On other rotations: when you get a chance at a procedure, does time speed up or drag? Even if you’re clumsy, do you want to try again?
Here’s a simple (and admittedly crude) mental model: think less about whether you’re good at something right now. Ask whether you are drawn toward or away from the core tasks, even when you’re bad at them.
I’ve seen MS3s be absolutely terrible at psych interviews—yet be thrilled to practice, read, and improve. Those people often become very strong residents.
I’ve also seen students be naturally smooth with patients on psych but utterly bored by the work. They would have been much happier elsewhere, despite being “good” at it from the start.
And About “Not Being a Hands-On Person”…
One more myth to kill: the idea that talking to patients is somehow “less real” than doing procedures, so if you’re not good at the latter, you’re secondary.
This is nonsense.
The psychiatric interview is a procedure. A high-stakes one. It requires:
- Structured method
- Sequencing and scaffolding
- Attention to safety steps
- Mastery through repetition and feedback
The fact that it does not involve a needle does not make it soft work.
If you are going into psych, you’re signing up to become technically excellent at different procedures: diagnostic interviews, risk assessments, medication management in complex systems, psychotherapy modalities. You’re not escaping skill acquisition. You’re just moving it to another domain.
Bottom Line
Pick psychiatry because you love the work of psychiatry. Not because you blew a central line.
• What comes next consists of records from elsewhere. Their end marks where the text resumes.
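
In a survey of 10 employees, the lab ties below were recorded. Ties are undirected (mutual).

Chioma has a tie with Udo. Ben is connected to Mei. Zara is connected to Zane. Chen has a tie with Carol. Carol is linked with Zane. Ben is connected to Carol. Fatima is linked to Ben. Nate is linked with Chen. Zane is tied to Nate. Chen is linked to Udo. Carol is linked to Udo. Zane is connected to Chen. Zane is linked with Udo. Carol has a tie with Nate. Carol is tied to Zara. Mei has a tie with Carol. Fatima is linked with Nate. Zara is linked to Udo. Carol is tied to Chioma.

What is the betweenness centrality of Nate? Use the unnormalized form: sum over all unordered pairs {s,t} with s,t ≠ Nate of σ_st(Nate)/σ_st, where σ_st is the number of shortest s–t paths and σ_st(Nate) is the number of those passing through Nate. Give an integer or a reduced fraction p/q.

53/12

Pairs whose geodesics pass through Nate — Udo–Fatima: 3/4; Chioma–Fatima: 1/2; Fatima–Zara: 2/3; Fatima–Zane: 1; Fatima–Chen: 1; Fatima–Carol: 1/2.
All other pairs contribute 0.
Summing the contributions gives betweenness(Nate) = 53/12.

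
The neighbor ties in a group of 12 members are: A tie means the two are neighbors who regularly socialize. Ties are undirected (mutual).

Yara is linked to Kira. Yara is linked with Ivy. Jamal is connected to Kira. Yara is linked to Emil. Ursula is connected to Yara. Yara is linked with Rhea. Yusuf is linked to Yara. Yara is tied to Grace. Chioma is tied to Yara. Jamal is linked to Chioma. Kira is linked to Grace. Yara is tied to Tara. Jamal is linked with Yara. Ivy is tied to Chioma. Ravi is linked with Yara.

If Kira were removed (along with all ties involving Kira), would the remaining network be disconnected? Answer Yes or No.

Even without Kira, every remaining node can still reach every other (the residual graph is connected), so Kira is not a cut vertex.

No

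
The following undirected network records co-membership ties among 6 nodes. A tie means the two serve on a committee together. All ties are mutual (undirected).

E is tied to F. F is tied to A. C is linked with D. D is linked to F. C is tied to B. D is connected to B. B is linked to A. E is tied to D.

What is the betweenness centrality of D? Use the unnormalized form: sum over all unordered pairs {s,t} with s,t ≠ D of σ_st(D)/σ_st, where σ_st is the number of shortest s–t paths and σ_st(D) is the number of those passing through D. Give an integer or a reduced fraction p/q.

Pairs whose geodesics pass through D — C–E: 1; C–F: 1; E–B: 1; F–B: 1/2.
All other pairs contribute 0.
Summing the contributions gives betweenness(D) = 7/2.

7/2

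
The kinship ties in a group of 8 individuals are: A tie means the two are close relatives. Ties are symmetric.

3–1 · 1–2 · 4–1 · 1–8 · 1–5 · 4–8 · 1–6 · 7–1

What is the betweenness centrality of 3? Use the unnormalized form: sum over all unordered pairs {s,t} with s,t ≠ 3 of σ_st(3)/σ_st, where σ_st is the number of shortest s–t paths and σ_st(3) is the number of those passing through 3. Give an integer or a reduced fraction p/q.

0

No shortest path between any pair of other nodes passes through 3.
Summing the contributions gives betweenness(3) = 0.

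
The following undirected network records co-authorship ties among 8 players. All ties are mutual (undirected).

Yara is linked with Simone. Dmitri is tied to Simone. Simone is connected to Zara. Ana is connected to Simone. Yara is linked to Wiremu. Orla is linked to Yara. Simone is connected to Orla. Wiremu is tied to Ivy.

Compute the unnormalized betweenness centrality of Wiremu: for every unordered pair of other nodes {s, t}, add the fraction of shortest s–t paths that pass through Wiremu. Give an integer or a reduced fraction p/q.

6

Pairs whose geodesics pass through Wiremu — Zara–Ivy: 1; Dmitri–Ivy: 1; Simone–Ivy: 1; Ana–Ivy: 1; Ivy–Yara: 1; Ivy–Orla: 1.
All other pairs contribute 0.
Summing the contributions gives betweenness(Wiremu) = 6.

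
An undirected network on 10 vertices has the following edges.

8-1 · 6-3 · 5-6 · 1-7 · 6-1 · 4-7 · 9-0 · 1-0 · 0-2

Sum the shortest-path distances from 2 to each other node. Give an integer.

Distances from 2: 0:1, 1:2, 3:4, 4:4, 5:4, 6:3, 7:3, 8:3, 9:2.
Sum = 1 + 2 + 4 + 4 + 4 + 3 + 3 + 3 + 2 = 26.

26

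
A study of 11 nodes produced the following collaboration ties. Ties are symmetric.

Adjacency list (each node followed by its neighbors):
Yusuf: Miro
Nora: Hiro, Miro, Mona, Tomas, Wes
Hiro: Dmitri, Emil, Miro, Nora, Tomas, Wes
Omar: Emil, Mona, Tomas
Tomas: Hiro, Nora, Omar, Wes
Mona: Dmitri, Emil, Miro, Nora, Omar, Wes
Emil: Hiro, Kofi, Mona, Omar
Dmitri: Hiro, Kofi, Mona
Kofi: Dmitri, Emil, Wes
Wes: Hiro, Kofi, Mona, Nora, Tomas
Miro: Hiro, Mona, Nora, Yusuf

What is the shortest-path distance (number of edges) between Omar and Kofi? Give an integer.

One shortest route is Omar – Emil – Kofi, which uses 2 edges, and Omar and Kofi are not directly tied, so nothing shorter exists. So d(Omar,Kofi) = 2.

2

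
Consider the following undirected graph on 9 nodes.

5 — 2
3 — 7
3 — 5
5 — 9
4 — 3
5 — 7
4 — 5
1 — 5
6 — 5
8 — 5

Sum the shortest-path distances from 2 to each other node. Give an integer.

15

Distances from 2: 1:2, 3:2, 4:2, 5:1, 6:2, 7:2, 8:2, 9:2.
Sum = 2 + 2 + 2 + 1 + 2 + 2 + 2 + 2 = 15.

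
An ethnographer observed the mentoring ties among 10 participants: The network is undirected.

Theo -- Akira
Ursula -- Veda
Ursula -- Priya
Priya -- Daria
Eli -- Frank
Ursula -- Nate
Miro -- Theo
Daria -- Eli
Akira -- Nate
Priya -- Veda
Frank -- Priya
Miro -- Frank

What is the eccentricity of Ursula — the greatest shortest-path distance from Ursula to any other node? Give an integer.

3

Distances from Ursula: Akira:2, Daria:2, Eli:3, Frank:2, Miro:3, Nate:1, Priya:1, Theo:3, Veda:1.
The largest is 3 (to Eli, Miro, and Theo), so the eccentricity of Ursula is 3.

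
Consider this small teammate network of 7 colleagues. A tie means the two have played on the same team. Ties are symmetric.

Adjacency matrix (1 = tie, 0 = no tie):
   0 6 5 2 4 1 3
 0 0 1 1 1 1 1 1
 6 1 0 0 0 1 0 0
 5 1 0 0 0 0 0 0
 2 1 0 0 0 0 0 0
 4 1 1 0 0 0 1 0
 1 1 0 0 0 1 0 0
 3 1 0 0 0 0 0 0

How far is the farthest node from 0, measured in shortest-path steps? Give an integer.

1

Distances from 0: 1:1, 2:1, 3:1, 4:1, 5:1, 6:1.
The largest is 1 (to 6, 5, 2, 4, 1, and 3), so the eccentricity of 0 is 1.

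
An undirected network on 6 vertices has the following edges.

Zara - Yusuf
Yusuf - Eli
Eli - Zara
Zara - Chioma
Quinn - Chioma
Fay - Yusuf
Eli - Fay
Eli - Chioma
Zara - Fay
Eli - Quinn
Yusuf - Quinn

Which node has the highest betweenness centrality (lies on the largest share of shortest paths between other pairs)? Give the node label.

Eli

Unnormalized betweenness of each node: Chioma:1/3, Eli:5/3, Fay:0, Quinn:1/3, Yusuf:5/6, Zara:5/6.
Eli has the largest value, 5/3, making it the main broker — the node through which the most shortest paths run.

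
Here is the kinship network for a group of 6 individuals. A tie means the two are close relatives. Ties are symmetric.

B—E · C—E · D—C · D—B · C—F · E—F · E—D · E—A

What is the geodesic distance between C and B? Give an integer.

2

One shortest route is C – E – B, which uses 2 edges, and C and B are not directly tied, so nothing shorter exists. So d(C,B) = 2.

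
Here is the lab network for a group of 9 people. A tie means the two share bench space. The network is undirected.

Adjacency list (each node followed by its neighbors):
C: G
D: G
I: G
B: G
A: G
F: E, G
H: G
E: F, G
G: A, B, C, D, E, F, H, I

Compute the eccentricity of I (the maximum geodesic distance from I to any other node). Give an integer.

Distances from I: A:2, B:2, C:2, D:2, E:2, F:2, G:1, H:2.
The largest is 2 (to D, C, F, B, H, E, and A), so the eccentricity of I is 2.

2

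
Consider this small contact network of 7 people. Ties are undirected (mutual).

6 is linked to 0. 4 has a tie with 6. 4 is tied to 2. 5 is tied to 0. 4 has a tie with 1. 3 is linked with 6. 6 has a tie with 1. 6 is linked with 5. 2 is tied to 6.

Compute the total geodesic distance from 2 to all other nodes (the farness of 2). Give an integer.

10

Distances from 2: 0:2, 1:2, 3:2, 4:1, 5:2, 6:1.
Sum = 2 + 2 + 2 + 1 + 2 + 1 = 10.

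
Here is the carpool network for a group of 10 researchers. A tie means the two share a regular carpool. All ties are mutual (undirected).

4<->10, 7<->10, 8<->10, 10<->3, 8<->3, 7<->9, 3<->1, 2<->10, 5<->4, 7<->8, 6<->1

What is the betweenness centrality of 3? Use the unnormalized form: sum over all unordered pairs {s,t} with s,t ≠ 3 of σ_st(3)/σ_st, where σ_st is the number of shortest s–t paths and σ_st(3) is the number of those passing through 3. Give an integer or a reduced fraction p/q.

Pairs whose geodesics pass through 3 — 2–1: 1; 2–6: 1; 1–9: 2/2; 1–7: 2/2; 1–8: 1; 1–5: 1; 1–4: 1; 1–10: 1; 6–9: 2/2; 6–7: 2/2; 6–8: 1; 6–5: 1; 6–4: 1; 6–10: 1.
All other pairs contribute 0.
Summing the contributions gives betweenness(3) = 14.

14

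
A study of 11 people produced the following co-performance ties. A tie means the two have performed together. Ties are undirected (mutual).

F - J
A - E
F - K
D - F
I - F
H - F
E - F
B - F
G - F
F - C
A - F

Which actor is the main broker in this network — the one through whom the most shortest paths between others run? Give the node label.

Unnormalized betweenness of each node: A:0, B:0, C:0, D:0, E:0, F:44, G:0, H:0, I:0, J:0, K:0.
F has the largest value, 44, making it the main broker — the node through which the most shortest paths run.

F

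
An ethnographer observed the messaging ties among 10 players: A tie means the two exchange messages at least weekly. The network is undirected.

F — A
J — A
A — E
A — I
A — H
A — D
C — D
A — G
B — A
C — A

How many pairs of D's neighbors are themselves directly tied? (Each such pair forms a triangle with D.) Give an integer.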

Three key points to keep straight:
Being “bad at procedures” as a student is almost never a stable trait. It’s usually inexperience, poor teaching, or performance anxiety—none of which should dictate your specialty.
Psychiatry is not a non‑technical, low‑intensity refuge. It demands a different, equally rigorous skill set: deep interviewing, risk management, systems thinking, and emotional endurance.
Avoidance-based career decisions age badly. Choose a field whose core daily tasks you’re drawn to, even when you’re currently terrible at them. Your present fear is a lousy compass for a 30‑year career.